Vert : c’est bien la manière d’accueillir effectivement les patients présentant des difficultés à réguler des comportements qui est en jeu. Dans une consultation d’addictologie on entend trop souvent des patients présentant des phénomènes addictif peu reconnu (malheureusement c’est aussi vrai pour l’alcool…) dont les jeux, les achats, le sex, le sport qui rencontrent des professionnels de santé leur disant « Yaka arrêter, vous reviendrez vous plus tard quand vous aurez arrêté » ou à une maman d’un jeune gamer excessif « C’est pas grave madame, c’est du jeu toutes façons j’ai entendu que l’addiction au jeu vidéo n’existait pas… »

Rouge : j’adore cette publication de Przybylski, qui globalement est un fervent partisan de la lutte contre l’addiction auX jeux vidéo, qui tranquillement dis que 1 % ce n’est pas beaucoup lorsqu’on voit le nombre de joueurs exposés. Le chiffre de 1 %, je le trouve personnellement dramatique.

Finalement il publie exactement les mêmes chiffres que les autres (Y compris plutôt partisan de la notion d’addiction aux JV mais avec une interprétation une banalisation toutes différentes.

Vert : le fait que ce soit un phénomène de coping et selon moi c’est évident notamment pour réguler les humeurs dysphoriques ou des angoisses multiples. Il me semble qu’il est communément reconnu que c’est un mode d’entrée dans une utilisation qui se confirme addictive à la suite. Je ne vois pas en quoi cela éloigne du phénomène addictif.

Cela renvoie par contre à l’âge d’exposition et de traitement.

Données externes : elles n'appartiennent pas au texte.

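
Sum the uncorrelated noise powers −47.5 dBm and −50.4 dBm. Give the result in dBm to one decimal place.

−45.7 dBm

Convert to linear, add, convert back:
P₁ = 1.78×10⁻⁸ W, P₂ = 9.12×10⁻⁹ W
P_tot = 2.69×10⁻⁸ W → 10 log₁₀(P_tot / 10⁻³) = −45.7 dBm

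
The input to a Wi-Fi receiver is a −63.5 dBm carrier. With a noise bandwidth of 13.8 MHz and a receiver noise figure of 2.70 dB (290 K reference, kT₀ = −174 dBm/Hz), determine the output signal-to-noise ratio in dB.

Noise floor: N = −174 + 10 log₁₀(B) + NF
10 log₁₀(1.38×10⁷) = 71.4 dB
N = −174 + 71.4 + 2.70 = −99.90 dBm
SNR = P_sig − N = −63.5 − (−99.90) = 36.40 dB → 36.4 dB

36.4 dB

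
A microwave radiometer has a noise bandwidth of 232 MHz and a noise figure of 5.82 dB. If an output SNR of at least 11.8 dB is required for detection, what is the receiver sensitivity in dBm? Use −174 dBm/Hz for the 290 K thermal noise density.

−72.7 dBm

Sensitivity = −174 + 10 log₁₀(B) + NF + SNR_min
= −174 + 83.65 + 5.82 + 11.8
= −72.73 dBm → −72.7 dBm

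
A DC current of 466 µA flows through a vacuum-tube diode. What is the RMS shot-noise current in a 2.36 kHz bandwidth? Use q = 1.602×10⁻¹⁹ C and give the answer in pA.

594 pA

I_n = √(2qI·B)
2qI·B = 2 × 1.602×10⁻¹⁹ × 4.66×10⁻⁴ × 2.36×10³ = 3.52×10⁻¹⁹ A²
I_n = √(3.52×10⁻¹⁹) = 5.94×10⁻¹⁰ A = 594 pA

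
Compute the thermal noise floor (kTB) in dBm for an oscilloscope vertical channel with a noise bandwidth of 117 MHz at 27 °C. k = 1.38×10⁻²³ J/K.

T = 27 °C + 273.15 = 300.15 K
P_n = kTB = 1.38×10⁻²³ × 300.15 × 1.17×10⁸ = 4.85×10⁻¹³ W
In dBm: 10 log₁₀(4.85×10⁻¹³ / 10⁻³) = −93.1 dBm

−93.1 dBm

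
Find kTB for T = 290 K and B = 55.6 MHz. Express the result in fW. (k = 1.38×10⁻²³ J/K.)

P_n = kTB = 1.38×10⁻²³ × 290 × 5.56×10⁷ = 2.23×10⁻¹³ W = 223 fW

223 fW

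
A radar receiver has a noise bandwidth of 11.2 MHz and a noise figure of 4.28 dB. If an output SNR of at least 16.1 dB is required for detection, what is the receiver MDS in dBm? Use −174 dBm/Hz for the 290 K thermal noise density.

−83.1 dBm

Sensitivity = −174 + 10 log₁₀(B) + NF + SNR_min
= −174 + 70.49 + 4.28 + 16.1
= −83.13 dBm → −83.1 dBm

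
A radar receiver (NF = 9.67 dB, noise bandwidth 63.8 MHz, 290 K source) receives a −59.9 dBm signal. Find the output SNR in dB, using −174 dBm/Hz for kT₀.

26.4 dB

Noise floor: N = −174 + 10 log₁₀(B) + NF
10 log₁₀(6.38×10⁷) = 78.05 dB
N = −174 + 78.05 + 9.67 = −86.28 dBm
SNR = P_sig − N = −59.9 − (−86.28) = 26.38 dB → 26.4 dB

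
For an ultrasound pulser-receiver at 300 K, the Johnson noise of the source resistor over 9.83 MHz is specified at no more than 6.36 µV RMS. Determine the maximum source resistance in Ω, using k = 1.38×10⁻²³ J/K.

248 Ω

Johnson–Nyquist: V_n = √(4kTRB) ⇒ R = V_n² / (4kTB)
4kTB = 4 × 1.38×10⁻²³ × 300 × 9.83×10⁶ = 1.63×10⁻¹³
R = (6.36×10⁻⁶)² / 1.63×10⁻¹³ = 2.48×10² Ω = 248 Ω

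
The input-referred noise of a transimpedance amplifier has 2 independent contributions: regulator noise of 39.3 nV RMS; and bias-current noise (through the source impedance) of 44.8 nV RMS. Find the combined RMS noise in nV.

59.6 nV

Uncorrelated sources add in power (mean-square): V_tot = √(ΣV_i²)
V_tot = √[(3.93×10⁻⁸)² + (4.48×10⁻⁸)²] = 5.96×10⁻⁸ V = 59.6 nV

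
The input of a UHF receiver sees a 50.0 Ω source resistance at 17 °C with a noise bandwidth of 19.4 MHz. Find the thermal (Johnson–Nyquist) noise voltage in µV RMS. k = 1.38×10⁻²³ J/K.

3.94 µV

T = 17 °C + 273.15 = 290.15 K
V_n = √(4kTRB)
4kTRB = 4 × 1.38×10⁻²³ × 290.15 × 5.00×10¹ × 1.94×10⁷ = 1.55×10⁻¹¹ V²
V_n = √(1.55×10⁻¹¹) = 3.94×10⁻⁶ V = 3.94 µV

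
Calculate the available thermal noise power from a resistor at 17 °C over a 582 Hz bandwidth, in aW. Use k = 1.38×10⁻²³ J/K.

T = 17 °C + 273.15 = 290.15 K
P_n = kTB = 1.38×10⁻²³ × 290.15 × 5.82×10² = 2.33×10⁻¹⁸ W = 2.33 aW

2.33 aW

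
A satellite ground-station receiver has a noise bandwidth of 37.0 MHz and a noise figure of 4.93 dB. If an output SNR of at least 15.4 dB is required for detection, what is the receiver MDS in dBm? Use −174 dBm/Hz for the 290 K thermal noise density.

Sensitivity = −174 + 10 log₁₀(B) + NF + SNR_min
= −174 + 75.68 + 4.93 + 15.4
= −77.99 dBm → −78.0 dBm

−78.0 dBm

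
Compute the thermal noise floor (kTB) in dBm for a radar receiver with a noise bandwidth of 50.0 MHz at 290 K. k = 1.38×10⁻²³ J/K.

−97.0 dBm

P_n = kTB = 1.38×10⁻²³ × 290 × 5.00×10⁷ = 2.00×10⁻¹³ W
In dBm: 10 log₁₀(2.00×10⁻¹³ / 10⁻³) = −97.0 dBm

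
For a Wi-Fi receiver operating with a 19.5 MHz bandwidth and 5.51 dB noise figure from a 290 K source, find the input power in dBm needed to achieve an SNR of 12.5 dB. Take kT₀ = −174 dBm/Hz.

Sensitivity = −174 + 10 log₁₀(B) + NF + SNR_min
= −174 + 72.9 + 5.51 + 12.5
= −83.09 dBm → −83.1 dBm

−83.1 dBm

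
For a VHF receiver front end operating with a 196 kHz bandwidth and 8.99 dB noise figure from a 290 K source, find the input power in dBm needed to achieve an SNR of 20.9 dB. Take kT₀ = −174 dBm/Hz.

−91.2 dBm

Sensitivity = −174 + 10 log₁₀(B) + NF + SNR_min
= −174 + 52.92 + 8.99 + 20.9
= −91.19 dBm → −91.2 dBm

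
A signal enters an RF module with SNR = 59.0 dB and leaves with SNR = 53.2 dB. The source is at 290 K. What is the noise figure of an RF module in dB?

5.8 dB

NF (dB) = SNR_in(dB) − SNR_out(dB) when the source is at T₀
NF = 59.0 − 53.2 = 5.8 dB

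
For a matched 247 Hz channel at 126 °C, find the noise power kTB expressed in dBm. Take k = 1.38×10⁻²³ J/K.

T = 126 °C + 273.15 = 399.15 K
P_n = kTB = 1.38×10⁻²³ × 399.15 × 2.47×10² = 1.36×10⁻¹⁸ W
In dBm: 10 log₁₀(1.36×10⁻¹⁸ / 10⁻³) = −148.7 dBm

−148.7 dBm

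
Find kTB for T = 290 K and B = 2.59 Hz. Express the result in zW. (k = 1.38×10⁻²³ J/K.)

10.4 zW

P_n = kTB = 1.38×10⁻²³ × 290 × 2.59×10⁰ = 1.04×10⁻²⁰ W = 10.4 zW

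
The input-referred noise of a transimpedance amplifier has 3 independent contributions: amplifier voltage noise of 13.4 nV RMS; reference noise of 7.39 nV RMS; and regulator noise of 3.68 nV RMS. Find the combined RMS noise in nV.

Uncorrelated sources add in power (mean-square): V_tot = √(ΣV_i²)
V_tot = √[(1.34×10⁻⁸)² + (7.39×10⁻⁹)² + (3.68×10⁻⁹)²] = 1.57×10⁻⁸ V = 15.7 nV

15.7 nV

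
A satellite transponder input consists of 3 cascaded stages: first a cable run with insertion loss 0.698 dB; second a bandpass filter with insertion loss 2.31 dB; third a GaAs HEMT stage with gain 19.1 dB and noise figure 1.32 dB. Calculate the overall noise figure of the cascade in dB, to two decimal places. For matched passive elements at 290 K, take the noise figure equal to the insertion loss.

Convert to linear (a loss of L dB is a gain of −L dB): F_i = 10^(NF_i/10), G_i = 10^(G_i,dB/10)
  Stage 1: F_1 = 10^(0.698/10) = 1.174, G_1 = 10^(−0.698/10) = 0.8515
  Stage 2: F_2 = 10^(2.31/10) = 1.702, G_2 = 10^(−2.31/10) = 0.5875
  Stage 3: F_3 = 10^(1.32/10) = 1.355, G_3 = 10^(19.1/10) = 81.28
Friis cascade:
  F = 1.174 + (1.702 − 1)/0.8515 + (1.355 − 1)/0.5003 = 2.709
NF = 10 log₁₀(2.709) = 4.33 dB

4.33 dB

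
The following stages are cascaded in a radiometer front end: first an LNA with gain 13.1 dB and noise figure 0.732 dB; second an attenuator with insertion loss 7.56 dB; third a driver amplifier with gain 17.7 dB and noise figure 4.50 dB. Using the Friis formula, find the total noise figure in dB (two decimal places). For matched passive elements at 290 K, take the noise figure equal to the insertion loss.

Convert to linear (a loss of L dB is a gain of −L dB): F_i = 10^(NF_i/10), G_i = 10^(G_i,dB/10)
  Stage 1: F_1 = 10^(0.732/10) = 1.184, G_1 = 10^(13.1/10) = 20.42
  Stage 2: F_2 = 10^(7.56/10) = 5.702, G_2 = 10^(−7.56/10) = 0.1754
  Stage 3: F_3 = 10^(4.50/10) = 2.818, G_3 = 10^(17.7/10) = 58.88
Friis cascade:
  F = 1.184 + (5.702 − 1)/20.42 + (2.818 − 1)/3.581 = 1.922
NF = 10 log₁₀(1.922) = 2.84 dB

2.84 dB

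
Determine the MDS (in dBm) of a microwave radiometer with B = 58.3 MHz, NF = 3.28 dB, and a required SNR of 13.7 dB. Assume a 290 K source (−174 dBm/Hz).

Sensitivity = −174 + 10 log₁₀(B) + NF + SNR_min
= −174 + 77.66 + 3.28 + 13.7
= −79.36 dBm → −79.4 dBm

−79.4 dBm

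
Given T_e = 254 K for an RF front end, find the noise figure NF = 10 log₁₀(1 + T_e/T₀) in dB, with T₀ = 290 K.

2.73 dB

F = 1 + T_e/T₀ = 1 + 254/290 = 1.87586
NF = 10 log₁₀(1.87586) = 2.73 dB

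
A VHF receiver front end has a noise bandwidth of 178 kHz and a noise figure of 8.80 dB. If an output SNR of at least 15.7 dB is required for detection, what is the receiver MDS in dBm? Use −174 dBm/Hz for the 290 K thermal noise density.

−97.0 dBm

Sensitivity = −174 + 10 log₁₀(B) + NF + SNR_min
= −174 + 52.5 + 8.80 + 15.7
= −97.00 dBm → −97.0 dBm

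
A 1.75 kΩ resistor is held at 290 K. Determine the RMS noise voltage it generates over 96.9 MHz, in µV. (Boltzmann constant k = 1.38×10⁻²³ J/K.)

52.1 µV

V_n = √(4kTRB)
4kTRB = 4 × 1.38×10⁻²³ × 290 × 1.75×10³ × 9.69×10⁷ = 2.71×10⁻⁹ V²
V_n = √(2.71×10⁻⁹) = 5.21×10⁻⁵ V = 52.1 µV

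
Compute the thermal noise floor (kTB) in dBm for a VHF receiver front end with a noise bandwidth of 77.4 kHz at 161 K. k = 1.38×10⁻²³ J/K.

−127.6 dBm

P_n = kTB = 1.38×10⁻²³ × 161 × 7.74×10⁴ = 1.72×10⁻¹⁶ W
In dBm: 10 log₁₀(1.72×10⁻¹⁶ / 10⁻³) = −127.6 dBm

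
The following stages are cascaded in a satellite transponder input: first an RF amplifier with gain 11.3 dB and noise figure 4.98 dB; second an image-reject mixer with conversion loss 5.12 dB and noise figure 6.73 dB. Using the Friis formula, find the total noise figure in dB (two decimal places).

Convert to linear (a loss of L dB is a gain of −L dB): F_i = 10^(NF_i/10), G_i = 10^(G_i,dB/10)
  Stage 1: F_1 = 10^(4.98/10) = 3.148, G_1 = 10^(11.3/10) = 13.49
  Stage 2: F_2 = 10^(6.73/10) = 4.710, G_2 = 10^(−5.12/10) = 0.3076
Friis cascade:
  F = 3.148 + (4.710 − 1)/13.49 = 3.423
NF = 10 log₁₀(3.423) = 5.34 dB

5.34 dB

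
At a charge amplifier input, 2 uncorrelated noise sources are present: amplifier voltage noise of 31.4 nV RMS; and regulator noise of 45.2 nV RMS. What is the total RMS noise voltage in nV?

Uncorrelated sources add in power (mean-square): V_tot = √(ΣV_i²)
V_tot = √[(3.14×10⁻⁸)² + (4.52×10⁻⁸)²] = 5.50×10⁻⁸ V = 55.0 nV

55.0 nV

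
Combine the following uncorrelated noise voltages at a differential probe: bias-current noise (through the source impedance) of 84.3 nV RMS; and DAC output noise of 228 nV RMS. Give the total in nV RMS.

243 nV

Uncorrelated sources add in power (mean-square): V_tot = √(ΣV_i²)
V_tot = √[(8.43×10⁻⁸)² + (2.28×10⁻⁷)²] = 2.43×10⁻⁷ V = 243 nV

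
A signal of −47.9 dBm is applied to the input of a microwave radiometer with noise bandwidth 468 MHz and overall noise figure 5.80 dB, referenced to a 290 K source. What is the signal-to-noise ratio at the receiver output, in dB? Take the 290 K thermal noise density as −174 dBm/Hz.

Noise floor: N = −174 + 10 log₁₀(B) + NF
10 log₁₀(4.68×10⁸) = 86.7 dB
N = −174 + 86.7 + 5.80 = −81.50 dBm
SNR = P_sig − N = −47.9 − (−81.50) = 33.60 dB → 33.6 dB

33.6 dB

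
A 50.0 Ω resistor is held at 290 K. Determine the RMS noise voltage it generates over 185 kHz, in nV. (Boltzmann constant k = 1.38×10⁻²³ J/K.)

385 nV

V_n = √(4kTRB)
4kTRB = 4 × 1.38×10⁻²³ × 290 × 5.00×10¹ × 1.85×10⁵ = 1.48×10⁻¹³ V²
V_n = √(1.48×10⁻¹³) = 3.85×10⁻⁷ V = 385 nV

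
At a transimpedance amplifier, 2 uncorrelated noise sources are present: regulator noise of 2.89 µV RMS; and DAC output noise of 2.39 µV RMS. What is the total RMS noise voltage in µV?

Uncorrelated sources add in power (mean-square): V_tot = √(ΣV_i²)
V_tot = √[(2.89×10⁻⁶)² + (2.39×10⁻⁶)²] = 3.75×10⁻⁶ V = 3.75 µV

3.75 µV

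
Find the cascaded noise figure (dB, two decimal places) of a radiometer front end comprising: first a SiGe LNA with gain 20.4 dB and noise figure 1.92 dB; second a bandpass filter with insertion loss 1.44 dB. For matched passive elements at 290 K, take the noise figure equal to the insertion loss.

1.93 dB

Convert to linear (a loss of L dB is a gain of −L dB): F_i = 10^(NF_i/10), G_i = 10^(G_i,dB/10)
  Stage 1: F_1 = 10^(1.92/10) = 1.556, G_1 = 10^(20.4/10) = 109.6
  Stage 2: F_2 = 10^(1.44/10) = 1.393, G_2 = 10^(−1.44/10) = 0.7178
Friis cascade:
  F = 1.556 + (1.393 − 1)/109.6 = 1.560
NF = 10 log₁₀(1.560) = 1.93 dB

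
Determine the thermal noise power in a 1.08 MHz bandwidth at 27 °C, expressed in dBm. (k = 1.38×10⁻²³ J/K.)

−113.5 dBm

T = 27 °C + 273.15 = 300.15 K
P_n = kTB = 1.38×10⁻²³ × 300.15 × 1.08×10⁶ = 4.47×10⁻¹⁵ W
In dBm: 10 log₁₀(4.47×10⁻¹⁵ / 10⁻³) = −113.5 dBm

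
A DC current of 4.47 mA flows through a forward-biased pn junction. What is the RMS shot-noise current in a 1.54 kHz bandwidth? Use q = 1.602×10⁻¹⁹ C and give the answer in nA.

1.49 nA

I_n = √(2qI·B)
2qI·B = 2 × 1.602×10⁻¹⁹ × 4.47×10⁻³ × 1.54×10³ = 2.21×10⁻¹⁸ A²
I_n = √(2.21×10⁻¹⁸) = 1.49×10⁻⁹ A = 1.49 nA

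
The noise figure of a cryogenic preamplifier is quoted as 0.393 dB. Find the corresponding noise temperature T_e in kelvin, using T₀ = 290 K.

F = 10^(0.393/10) = 1.09471
T_e = (F − 1)·T₀ = (1.09471 − 1) × 290 = 27.5 K

27.5 K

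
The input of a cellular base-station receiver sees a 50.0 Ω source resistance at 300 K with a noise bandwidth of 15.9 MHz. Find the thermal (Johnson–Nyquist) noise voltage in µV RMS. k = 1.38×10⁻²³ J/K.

V_n = √(4kTRB)
4kTRB = 4 × 1.38×10⁻²³ × 300 × 5.00×10¹ × 1.59×10⁷ = 1.32×10⁻¹¹ V²
V_n = √(1.32×10⁻¹¹) = 3.63×10⁻⁶ V = 3.63 µV

3.63 µV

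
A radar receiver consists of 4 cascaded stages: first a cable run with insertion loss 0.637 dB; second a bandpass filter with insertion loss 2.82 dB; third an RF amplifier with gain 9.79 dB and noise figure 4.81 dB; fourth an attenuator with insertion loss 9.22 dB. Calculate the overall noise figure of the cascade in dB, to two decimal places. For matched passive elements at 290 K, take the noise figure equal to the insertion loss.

Convert to linear (a loss of L dB is a gain of −L dB): F_i = 10^(NF_i/10), G_i = 10^(G_i,dB/10)
  Stage 1: F_1 = 10^(0.637/10) = 1.158, G_1 = 10^(−0.637/10) = 0.8636
  Stage 2: F_2 = 10^(2.82/10) = 1.914, G_2 = 10^(−2.82/10) = 0.5224
  Stage 3: F_3 = 10^(4.81/10) = 3.027, G_3 = 10^(9.79/10) = 9.528
  Stage 4: F_4 = 10^(9.22/10) = 8.356, G_4 = 10^(−9.22/10) = 0.1197
Friis cascade:
  F = 1.158 + (1.914 − 1)/0.8636 + (3.027 − 1)/0.4511 + (8.356 − 1)/4.298 = 8.421
NF = 10 log₁₀(8.421) = 9.25 dB

9.25 dB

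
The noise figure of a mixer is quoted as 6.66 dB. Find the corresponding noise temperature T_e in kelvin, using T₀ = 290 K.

F = 10^(6.66/10) = 4.63447
T_e = (F − 1)·T₀ = (4.63447 − 1) × 290 = 1054 K

1054 K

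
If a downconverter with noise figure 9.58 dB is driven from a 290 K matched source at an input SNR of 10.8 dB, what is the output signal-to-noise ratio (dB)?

1.22 dB

By definition F = SNR_in/SNR_out, so in dB: SNR_out = SNR_in − NF
SNR_out = 10.8 − 9.58 = 1.22 dB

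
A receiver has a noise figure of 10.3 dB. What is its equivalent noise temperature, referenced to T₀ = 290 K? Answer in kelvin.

2817 K

F = 10^(10.3/10) = 10.7152
T_e = (F − 1)·T₀ = (10.7152 − 1) × 290 = 2817 K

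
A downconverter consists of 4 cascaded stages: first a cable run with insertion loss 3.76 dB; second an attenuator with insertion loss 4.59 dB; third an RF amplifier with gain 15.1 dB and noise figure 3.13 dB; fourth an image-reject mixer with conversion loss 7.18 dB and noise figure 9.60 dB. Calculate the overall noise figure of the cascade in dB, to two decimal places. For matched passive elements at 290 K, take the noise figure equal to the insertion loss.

Convert to linear (a loss of L dB is a gain of −L dB): F_i = 10^(NF_i/10), G_i = 10^(G_i,dB/10)
  Stage 1: F_1 = 10^(3.76/10) = 2.377, G_1 = 10^(−3.76/10) = 0.4207
  Stage 2: F_2 = 10^(4.59/10) = 2.877, G_2 = 10^(−4.59/10) = 0.3475
  Stage 3: F_3 = 10^(3.13/10) = 2.056, G_3 = 10^(15.1/10) = 32.36
  Stage 4: F_4 = 10^(9.60/10) = 9.120, G_4 = 10^(−7.18/10) = 0.1914
Friis cascade:
  F = 2.377 + (2.877 − 1)/0.4207 + (2.056 − 1)/0.1462 + (9.120 − 1)/4.732 = 15.78
NF = 10 log₁₀(15.78) = 11.98 dB

11.98 dB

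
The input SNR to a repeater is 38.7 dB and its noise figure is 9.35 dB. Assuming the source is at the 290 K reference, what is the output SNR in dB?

29.35 dB

By definition F = SNR_in/SNR_out, so in dB: SNR_out = SNR_in − NF
SNR_out = 38.7 − 9.35 = 29.35 dB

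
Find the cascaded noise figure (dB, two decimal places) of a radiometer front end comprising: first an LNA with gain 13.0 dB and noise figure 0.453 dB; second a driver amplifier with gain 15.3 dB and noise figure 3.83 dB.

0.72 dB

Convert to linear (a loss of L dB is a gain of −L dB): F_i = 10^(NF_i/10), G_i = 10^(G_i,dB/10)
  Stage 1: F_1 = 10^(0.453/10) = 1.110, G_1 = 10^(13.0/10) = 19.95
  Stage 2: F_2 = 10^(3.83/10) = 2.415, G_2 = 10^(15.3/10) = 33.88
Friis cascade:
  F = 1.110 + (2.415 − 1)/19.95 = 1.181
NF = 10 log₁₀(1.181) = 0.72 dB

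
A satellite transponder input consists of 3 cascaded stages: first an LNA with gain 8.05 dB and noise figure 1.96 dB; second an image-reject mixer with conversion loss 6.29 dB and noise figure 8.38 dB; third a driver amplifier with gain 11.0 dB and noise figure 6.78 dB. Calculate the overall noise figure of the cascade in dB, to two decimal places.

6.99 dB

Convert to linear (a loss of L dB is a gain of −L dB): F_i = 10^(NF_i/10), G_i = 10^(G_i,dB/10)
  Stage 1: F_1 = 10^(1.96/10) = 1.570, G_1 = 10^(8.05/10) = 6.383
  Stage 2: F_2 = 10^(8.38/10) = 6.887, G_2 = 10^(−6.29/10) = 0.2350
  Stage 3: F_3 = 10^(6.78/10) = 4.764, G_3 = 10^(11.0/10) = 12.59
Friis cascade:
  F = 1.570 + (6.887 − 1)/6.383 + (4.764 − 1)/1.500 = 5.003
NF = 10 log₁₀(5.003) = 6.99 dB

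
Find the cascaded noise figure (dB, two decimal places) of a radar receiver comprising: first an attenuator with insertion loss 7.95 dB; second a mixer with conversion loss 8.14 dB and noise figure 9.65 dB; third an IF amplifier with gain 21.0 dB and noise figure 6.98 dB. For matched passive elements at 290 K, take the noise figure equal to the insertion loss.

23.42 dB

Convert to linear (a loss of L dB is a gain of −L dB): F_i = 10^(NF_i/10), G_i = 10^(G_i,dB/10)
  Stage 1: F_1 = 10^(7.95/10) = 6.237, G_1 = 10^(−7.95/10) = 0.1603
  Stage 2: F_2 = 10^(9.65/10) = 9.226, G_2 = 10^(−8.14/10) = 0.1535
  Stage 3: F_3 = 10^(6.98/10) = 4.989, G_3 = 10^(21.0/10) = 125.9
Friis cascade:
  F = 6.237 + (9.226 − 1)/0.1603 + (4.989 − 1)/0.02460 = 219.7
NF = 10 log₁₀(219.7) = 23.42 dB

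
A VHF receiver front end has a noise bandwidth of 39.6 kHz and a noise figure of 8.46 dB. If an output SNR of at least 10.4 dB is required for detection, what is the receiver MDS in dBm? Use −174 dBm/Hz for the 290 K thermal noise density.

Sensitivity = −174 + 10 log₁₀(B) + NF + SNR_min
= −174 + 45.98 + 8.46 + 10.4
= −109.16 dBm → −109.2 dBm

−109.2 dBm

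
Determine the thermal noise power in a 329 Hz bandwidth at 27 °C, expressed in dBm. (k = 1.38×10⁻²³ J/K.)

−148.7 dBm

T = 27 °C + 273.15 = 300.15 K
P_n = kTB = 1.38×10⁻²³ × 300.15 × 3.29×10² = 1.36×10⁻¹⁸ W
In dBm: 10 log₁₀(1.36×10⁻¹⁸ / 10⁻³) = −148.7 dBm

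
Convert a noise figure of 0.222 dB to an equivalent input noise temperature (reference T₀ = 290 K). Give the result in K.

15.2 K

F = 10^(0.222/10) = 1.05245
T_e = (F − 1)·T₀ = (1.05245 − 1) × 290 = 15.2 K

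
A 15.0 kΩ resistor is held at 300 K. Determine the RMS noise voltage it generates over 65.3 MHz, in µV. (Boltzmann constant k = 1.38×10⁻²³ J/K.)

V_n = √(4kTRB)
4kTRB = 4 × 1.38×10⁻²³ × 300 × 1.50×10⁴ × 6.53×10⁷ = 1.62×10⁻⁸ V²
V_n = √(1.62×10⁻⁸) = 1.27×10⁻⁴ V = 127 µV

127 µV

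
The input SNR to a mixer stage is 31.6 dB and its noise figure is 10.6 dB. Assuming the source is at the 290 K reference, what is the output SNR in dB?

By definition F = SNR_in/SNR_out, so in dB: SNR_out = SNR_in − NF
SNR_out = 31.6 − 10.6 = 21.0 dB

21.0 dB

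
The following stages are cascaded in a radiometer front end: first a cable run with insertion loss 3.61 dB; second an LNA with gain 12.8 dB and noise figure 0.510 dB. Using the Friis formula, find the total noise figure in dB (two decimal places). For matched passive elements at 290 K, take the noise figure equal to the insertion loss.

Convert to linear (a loss of L dB is a gain of −L dB): F_i = 10^(NF_i/10), G_i = 10^(G_i,dB/10)
  Stage 1: F_1 = 10^(3.61/10) = 2.296, G_1 = 10^(−3.61/10) = 0.4355
  Stage 2: F_2 = 10^(0.510/10) = 1.125, G_2 = 10^(12.8/10) = 19.05
Friis cascade:
  F = 2.296 + (1.125 − 1)/0.4355 = 2.582
NF = 10 log₁₀(2.582) = 4.12 dB

4.12 dB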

Malheureusement les dépendants aux substances sont rencontrés souvent des années voire des dizaines d’années après leur exposition première. A ce moment, on note autonomisation et chronicisation du phénomène addictif avec accumulation de conséquences négatives dramatiques.

Pour le jeu vidéo on a potentiellement la possibilité d’intervenir plus tôt car dans une exposition se faisant souvent dans le milieu familial et à la grande adolescence.

Je confirme que la surexposition médiatique de ce phénomène est clairement un problème. Cependant elle est aussi à la mesure de l’envahissement rapide de notre quotidien par la notion d’écran et le numérique dont on en était probablement pas suffisamment préparé.

Les clivages médiatique induits par cette exposition renforcent des positionnements peu facilitant pour le débat serein ce qui est bien sûr dommage.

Je suis de ceux qui pensent que ce renforcement contre-productif de position parfois caricatural est aussi dû à un refus et de l’industrie et de certains soignants de reconnaître la problématique.

Je dois arrêter ce commentaire pour ce matin. Je pourrais reprendre les parties qui me concerne moins directement.

J’espère que cette base de discussion pourra continuer à s’amplifier. À très bientôt.